I’m like a taut cable, ready to snap. I’m even bad-tempered with Charlie, but she lets it slide. Sometimes she’ll raise an eyebrow or disappear and return with coffee or food. She doesn’t pity me, thank God. If I saw pity in her eyes, I couldn't stand it. But Charlie looks at me the same way she’s always looked at me. We’ve always had a connection far deeper than mere friendship. I don’t know how to describe it, except to say she’s everything to me, and she’s all I have.

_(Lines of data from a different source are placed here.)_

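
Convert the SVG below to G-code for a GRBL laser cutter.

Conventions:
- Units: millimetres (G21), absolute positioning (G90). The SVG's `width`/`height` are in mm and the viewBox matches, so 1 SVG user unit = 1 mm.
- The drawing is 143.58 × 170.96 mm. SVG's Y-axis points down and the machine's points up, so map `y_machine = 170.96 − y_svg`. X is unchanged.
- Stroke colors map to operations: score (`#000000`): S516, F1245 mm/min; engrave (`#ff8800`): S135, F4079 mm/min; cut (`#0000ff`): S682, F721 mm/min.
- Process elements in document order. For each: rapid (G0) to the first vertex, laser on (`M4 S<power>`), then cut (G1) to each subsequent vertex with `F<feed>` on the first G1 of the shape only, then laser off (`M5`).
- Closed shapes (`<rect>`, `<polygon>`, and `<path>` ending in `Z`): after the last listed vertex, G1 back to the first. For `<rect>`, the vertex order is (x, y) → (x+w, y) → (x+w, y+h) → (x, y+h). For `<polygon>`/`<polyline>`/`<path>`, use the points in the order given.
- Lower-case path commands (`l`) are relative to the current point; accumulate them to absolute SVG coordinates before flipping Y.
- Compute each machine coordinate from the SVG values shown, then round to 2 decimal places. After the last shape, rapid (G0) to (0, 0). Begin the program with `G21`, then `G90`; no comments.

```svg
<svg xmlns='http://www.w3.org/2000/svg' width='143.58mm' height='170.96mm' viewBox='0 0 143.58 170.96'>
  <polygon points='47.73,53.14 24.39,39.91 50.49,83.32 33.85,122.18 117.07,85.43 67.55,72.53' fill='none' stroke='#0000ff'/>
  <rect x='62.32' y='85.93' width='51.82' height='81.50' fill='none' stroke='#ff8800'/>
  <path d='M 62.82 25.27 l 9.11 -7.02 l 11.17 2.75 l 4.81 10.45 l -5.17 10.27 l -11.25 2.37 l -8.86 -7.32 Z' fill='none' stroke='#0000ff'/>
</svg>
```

G21
G90
G0 X47.73 Y117.82
M4 S682
G1 X24.39 Y131.05 F721
G1 X50.49 Y87.64
G1 X33.85 Y48.78
G1 X117.07 Y85.53
G1 X67.55 Y98.43
G1 X47.73 Y117.82
M5
G0 X62.32 Y85.03
M4 S135
G1 X114.14 Y85.03 F4079
G1 X114.14 Y3.53
G1 X62.32 Y3.53
G1 X62.32 Y85.03
M5
G0 X62.82 Y145.69
M4 S682
G1 X71.93 Y152.71 F721
G1 X83.10 Y149.96
G1 X87.91 Y139.51
G1 X82.74 Y129.24
G1 X71.49 Y126.87
G1 X62.63 Y134.19
G1 X62.82 Y145.69
M5
G0 X0.00 Y0.00

viewBox `0 0 143.58 170.96` with mm width/height → 1 unit = 1 mm. Flip: y_m = 170.96 − y_svg.

**Shape 1** — `<polygon>` closed polygon, stroke `#0000ff` → cut (S682, F721). Machine vertices: (47.73,117.82) → (24.39,131.05) → (50.49,87.64) → (33.85,48.78) → (117.07,85.53) → (67.55,98.43) → (47.73,117.82). Closed: final G1 returns to the first vertex.

**Shape 2** — `<rect>` rectangle, stroke `#ff8800` → engrave (S135, F4079). Machine vertices: (62.32,85.03) → (114.14,85.03) → (114.14,3.53) → (62.32,3.53) → (62.32,85.03). Closed: final G1 returns to the first vertex.

**Shape 3** — `<path>` regular polygon, stroke `#0000ff` → cut (S682, F721). Machine vertices: (62.82,145.69) → (71.93,152.71) → (83.10,149.96) → (87.91,139.51) → (82.74,129.24) → (71.49,126.87) → (62.63,134.19) → (62.82,145.69). Closed: final G1 returns to the first vertex.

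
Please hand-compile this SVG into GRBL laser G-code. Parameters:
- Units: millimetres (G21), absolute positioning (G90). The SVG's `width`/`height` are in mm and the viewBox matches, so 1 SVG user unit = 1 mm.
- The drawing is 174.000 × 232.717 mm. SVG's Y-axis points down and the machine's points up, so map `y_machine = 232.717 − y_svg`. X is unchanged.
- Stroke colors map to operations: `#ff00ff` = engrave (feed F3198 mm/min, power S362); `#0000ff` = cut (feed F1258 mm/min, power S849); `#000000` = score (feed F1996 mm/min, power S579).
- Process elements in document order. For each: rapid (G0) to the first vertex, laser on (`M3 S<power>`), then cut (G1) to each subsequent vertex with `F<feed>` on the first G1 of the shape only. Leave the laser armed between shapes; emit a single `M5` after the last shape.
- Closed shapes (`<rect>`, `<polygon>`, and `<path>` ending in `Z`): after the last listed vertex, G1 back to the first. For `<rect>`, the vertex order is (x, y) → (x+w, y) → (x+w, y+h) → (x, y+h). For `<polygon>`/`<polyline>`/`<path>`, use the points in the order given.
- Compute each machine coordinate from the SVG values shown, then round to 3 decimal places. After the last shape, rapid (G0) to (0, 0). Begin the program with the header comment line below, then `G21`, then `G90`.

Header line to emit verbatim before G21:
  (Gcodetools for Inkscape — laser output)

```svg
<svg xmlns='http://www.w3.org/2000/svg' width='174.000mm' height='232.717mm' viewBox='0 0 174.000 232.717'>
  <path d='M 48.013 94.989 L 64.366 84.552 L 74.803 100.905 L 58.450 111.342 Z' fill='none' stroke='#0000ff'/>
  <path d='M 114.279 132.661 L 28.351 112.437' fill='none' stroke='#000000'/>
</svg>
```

1 u = 1 mm; y_m = 232.717 − y.

[1] `<path>` regular polygon, #0000ff→cut S849 F1258: (48.013,137.728) → (64.366,148.165) → (74.803,131.812) → (58.450,121.375) → (48.013,137.728) (closed)

[2] `<path>` line segment, #000000→score S579 F1996: (114.279,100.056) → (28.351,120.280)

(Gcodetools for Inkscape — laser output)
G21
G90
G0 X48.013 Y137.728
M3 S849
G1 X64.366 Y148.165 F1258
G1 X74.803 Y131.812
G1 X58.450 Y121.375
G1 X48.013 Y137.728
G0 X114.279 Y100.056
M3 S579
G1 X28.351 Y120.280 F1996
M5
G0 X0.000 Y0.000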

But even our bond isn’t strong enough to hold my temper in check.

CHARLIE

Dr. Paxton hasn’t exaggerated about the challenges ahead. Mark has his burns debrided again a few days later. Dead and infected tissue gets scraped away until only healthy pink tissue remains. It’s brutal, but necessary. After that, he begins daily hyperbaric treatments that promote healing but leave him utterly exhausted.